The Missing of the Somme by Geoff Dyer

The Missing of the Somme by Geoff Dyer

Author:Geoff Dyer
Language: eng
Format: mobi, epub
ISBN: 9780857863379
Publisher: Canongate Books
Published: 0101-01-01T00:00:00+00:00


Mourning for all mankind?

Beyond that it is difficult to say what feelings the memorial evokes. Not pity, not pride, not sadness even. Henry Williamson acknowledged this uncertainty while remaining ostensibly untroubled by it. For him it is a ‘memorial to all soldiers in the war’. Having found a way of articulating the statue’s refusal to yield to an easily identifiable response, he generalizes still further: it ‘mourns for all mankind’ – at which point the actual statue all but disappears in a fog of generalized emotion. It is a grand gesture and a self-defeatingly banal one: if all mankind is to be mourned, there would be no need to single out for special lamentation this particular

BATTLEFIELD WHERE 18,000

CANADIANS ON THE BRITISH

LEFT WITHSTOOD THE FIRST

GERMAN GAS ATTACKS THE

22–24 APRIL 1915 2,000

FELL AND LIE BURIED NEARBY

In Fields of Glory Jean Rouaud describes a gas attack in terms that recall the rolling fog of Bleak House or the slinking catlike fog of Eliot’s ‘Prufrock’:

Now the chlorinated fog infiltrates the network of communication trenches, seeps into dugouts (mere sections of trench covered with planks), nestles in potholes, creeps through the rudimentary partitions of casements, plunges into underground chambers hitherto preserved from shells, pollutes food and water supplies, occupies space so methodically that frantic pain-racked men search vainly for a breath of air.
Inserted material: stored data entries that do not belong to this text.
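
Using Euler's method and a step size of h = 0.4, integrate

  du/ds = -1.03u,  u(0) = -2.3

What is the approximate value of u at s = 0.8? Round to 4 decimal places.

-0.7952

Euler: u_{n+1} = u_n + h·f(s_n, u_n).
s=0.000000, u=-2.300000: f=2.369000 → u ← -2.300000 + 0.4·2.369000 = -1.352400
s=0.400000, u=-1.352400: f=1.392972 → u ← -1.352400 + 0.4·1.392972 = -0.795211
u(0.8) ≈ -0.7952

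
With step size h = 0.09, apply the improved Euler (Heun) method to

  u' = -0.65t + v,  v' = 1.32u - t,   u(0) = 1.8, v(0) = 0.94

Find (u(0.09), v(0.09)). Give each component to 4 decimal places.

Heun on (u,v): k1 = f(t_n, state_n); k2 = f(t_n + h, state_n + h·k1); state_{n+1} = state_n + (h/2)·(k1 + k2).
0.000000: (1.800000, 0.940000)
  k1 = (0.940000, 2.376000)
  predictor → (1.884600, 1.153840)
  k2 = (1.095340, 2.397672)
  → (1.891590, 1.154815)
(u(0.09), v(0.09)) ≈ (1.8916, 1.1548)

1.8916, 1.1548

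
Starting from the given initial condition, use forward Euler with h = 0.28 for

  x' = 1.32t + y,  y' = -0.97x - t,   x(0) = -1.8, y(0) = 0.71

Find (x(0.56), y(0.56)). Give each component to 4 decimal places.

Euler on (x,y): x_{n+1} = x_n + h·x', y_{n+1} = y_n + h·y'.
0.000000: (-1.800000, 0.710000); f=(0.710000, 1.746000) → (-1.601200, 1.198880)
0.280000: (-1.601200, 1.198880); f=(1.568480, 1.273164) → (-1.162026, 1.555366)
(x(0.56), y(0.56)) ≈ (-1.1620, 1.5554)

-1.1620, 1.5554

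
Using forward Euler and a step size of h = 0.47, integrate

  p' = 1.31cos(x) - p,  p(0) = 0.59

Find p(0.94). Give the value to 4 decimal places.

Euler: p_{n+1} = p_n + h·f(x_n, p_n).
x=0.000000, p=0.590000: f=0.720000 → p ← 0.590000 + 0.47·0.720000 = 0.928400
x=0.470000, p=0.928400: f=0.239554 → p ← 0.928400 + 0.47·0.239554 = 1.040991
p(0.94) ≈ 1.0410

1.0410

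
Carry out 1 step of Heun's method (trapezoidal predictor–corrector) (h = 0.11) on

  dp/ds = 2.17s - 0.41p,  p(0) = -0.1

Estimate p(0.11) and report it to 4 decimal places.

-0.0825

Heun: k1 = f(s_n, p_n); k2 = f(s_n + h, p_n + h·k1); p_{n+1} = p_n + (h/2)·(k1 + k2).
s=0.000000, p=-0.100000:
  k1 = f(0.000000, -0.100000) = 0.041000
  k2 = f(0.110000, -0.095490) = 0.277851
  p ← -0.100000 + (0.11/2)·(0.041000 + 0.277851) = -0.082463
p(0.11) ≈ -0.0825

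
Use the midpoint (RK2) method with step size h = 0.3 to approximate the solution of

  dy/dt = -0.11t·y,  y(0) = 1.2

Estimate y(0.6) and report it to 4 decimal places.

Midpoint: k1 = f(t_n, y_n); k2 = f(t_n + h/2, y_n + (h/2)·k1); y_{n+1} = y_n + h·k2.
t=0.000000, y=1.200000:
  k1 = f(0.000000, 1.200000) = 0.000000
  k2 = f(0.150000, 1.200000) = -0.019800
  y ← 1.200000 + 0.3·(-0.019800) = 1.194060
t=0.300000, y=1.194060:
  k1 = f(0.300000, 1.194060) = -0.039404
  k2 = f(0.450000, 1.188149) = -0.058813
  y ← 1.194060 + 0.3·(-0.058813) = 1.176416
y(0.6) ≈ 1.1764

1.1764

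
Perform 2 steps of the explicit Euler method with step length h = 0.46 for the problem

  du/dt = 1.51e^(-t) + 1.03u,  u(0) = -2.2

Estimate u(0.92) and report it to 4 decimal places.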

The leisurely sentence unfolds infinitely slowly, gradually revealing the harm that this apparently harmless stain on the air can do until, finding yourself running out of breath with several clauses still to go, you are suddenly struggling for the full stop. The initial lyrical lilt of the scene is soon rent apart by ‘the violent cough that tears the lungs and the pleura and brings bloody froth to the lips, the acrid vomiting that doubles up the body’.

John Singer Sargent’s painting Gassed shows a line of ten men making their way through the mass of other gas victims sprawling on the ground on either side of them. Their eyes are bandaged and, as in Brueghel’s Parable of the Blind, each man has his hand on the shoulder of the one in front. In the middle of the group a soldier turns away to vomit. Another, near the front, raises his leg high, expecting a step. An orderly guides and steadies the two men at the head of the line. Further off, to the right of the low sun, another group are making their way uncertainly forward.